Have a Sound Board

I call most friends “business partners.”

Not to sound cool. I just don’t really associate with people I can’t build businesses with.

Sometimes I email them. Recently mobile and non-profit ideas. They’re all crap. But reactions are fun.

Player 1: “This is awesome Ryan. You always impress me.”

Player 2: “Won’t work. You suck. Can I be removed from this list??”

I buy drinks for Player 1. I build businesses with Player 2.

We flock to friends for advice. But the nature of friendship contradicts the helpfulness of this behavior. Because friends are on our side. And we’re already our biggest advocate. So friends’ advices entrench us more. And we don’t need that.

I say sound board > friends. Opposing viewpoints > groupthink. If your closest partners aren’t critical of your ideas, how do they add value?

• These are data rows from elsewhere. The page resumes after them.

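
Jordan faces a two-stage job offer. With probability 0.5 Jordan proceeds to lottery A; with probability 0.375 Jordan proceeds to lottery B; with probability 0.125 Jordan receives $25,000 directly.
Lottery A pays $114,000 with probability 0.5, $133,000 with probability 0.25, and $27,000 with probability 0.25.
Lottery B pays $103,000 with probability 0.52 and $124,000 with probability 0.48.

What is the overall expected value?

EV(A) = 0.5 × 114000 + 0.25 × 133000 + 0.25 × 27000 = 57000 + 33250 + 6750 = 97000
EV(B) = 0.52 × 103000 + 0.48 × 124000 = 53560 + 59520 = 113080
Branch C: 25000 (certain)
Overall = 0.5 × 97000 + 0.375 × 113080 + 0.125 × 25000 = 48500 + 42405 + 3125 = 94030

$94,030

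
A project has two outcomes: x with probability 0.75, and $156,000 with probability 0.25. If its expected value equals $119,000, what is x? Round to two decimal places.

x = $106,666.67

0.75·x + 0.25·156000 = 119000
0.75·x = 119000 − 39000 = 80000
x = 80000 / 0.75 = 106666.6667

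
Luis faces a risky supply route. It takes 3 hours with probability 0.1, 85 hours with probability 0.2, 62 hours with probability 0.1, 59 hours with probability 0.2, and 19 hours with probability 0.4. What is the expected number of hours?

EV = 0.1 × 3 + 0.2 × 85 + 0.1 × 62 + 0.2 × 59 + 0.4 × 19 = 0.3 + 17 + 6.2 + 11.8 + 7.6 = 42.9

42.9 hours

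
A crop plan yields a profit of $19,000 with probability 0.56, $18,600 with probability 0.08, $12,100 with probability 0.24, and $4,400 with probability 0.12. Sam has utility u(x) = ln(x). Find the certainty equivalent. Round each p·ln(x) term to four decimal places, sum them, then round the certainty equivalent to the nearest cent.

$14,279.78

E[u] = 0.56·ln(19000) + 0.08·ln(18600) + 0.24·ln(12100) + 0.12·ln(4400) = 5.5172 + 0.7865 + 2.2562 + 1.0067 = 9.5666
CE = e^9.5666 ≈ 14279.78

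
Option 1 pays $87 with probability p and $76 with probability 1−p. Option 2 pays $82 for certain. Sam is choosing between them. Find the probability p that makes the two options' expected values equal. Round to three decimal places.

p = 0.545

p·87 + (1−p)·76 = 82
11p + 76 = 82
p = (82 − 76) / 11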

I can scroll through thousands of YouTube comments praising my marginal abilities. But what I treasure most are fellow musicians, more talented than myself, who tell me a) what I’m doing wrong and b) how to fix it.

So form a sound board. Add them to a Gmail contacts group. Always bcc them so they can’t figure out who their peers are. Maintain this mystery for giggles and to avoid more groupthink. Because we hate that.

Moral –
One time I met someone who agreed with everything I said. It was boring. It was last week.